For Ana Lucía Álvarez, who is the sister of Tamara Dávila and niece of Ana Margarita Vijil, both leaders of UNAMOS and arrested 16 months ago, the situation “is unacceptable” and compromises the State of Nicaragua.
“Our relatives are in state custody and anything that happens to them will be the responsibility of the state,” Álvarez said. He added that they now live “under a state of fear and terror, because the regime has also begun to detain relatives” of imprisoned or exiled opponents.
Vilma Núñez, president of the Nicaraguan Center for Human Rights (Cenidh), affirmed that the Ortega government has violated Law 473 of the prison system, which requires humane treatment of those deprived of liberty, as well as the so-called “Mandela rules” for prisoners of conscience and the American Convention on Human Rights.
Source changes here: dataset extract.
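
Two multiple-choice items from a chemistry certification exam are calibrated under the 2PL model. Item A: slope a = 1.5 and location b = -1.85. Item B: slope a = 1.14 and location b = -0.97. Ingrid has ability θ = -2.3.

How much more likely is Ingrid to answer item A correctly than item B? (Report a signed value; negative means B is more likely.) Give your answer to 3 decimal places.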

Núñez, an 84-year-old lawyer who continues to work in Nicaragua despite the fact that the Cenidh was closed after the 2018 social protests, said she was disappointed to see that her work was “unsuccessful” because “this is not a legal issue, but one of perversity.” ”.
“We are demanding compliance with the law from a state that has been collapsed by this new dictatorship,” he said. He added that the Ortega government “has tested the effectiveness” of international instruments such as the Inter-American Commission on Human Rights (IACHR) and the Inter-American Court of Human Rights, which in his opinion “should be reformulated.”
Nicaragua has been experiencing a serious crisis since the social uprising of April 2018, when, according to the IACHR, the police repression of the protests left 355 dead, more than 2,000 injured, 1,600 detained at different times and some 100,000 exiled.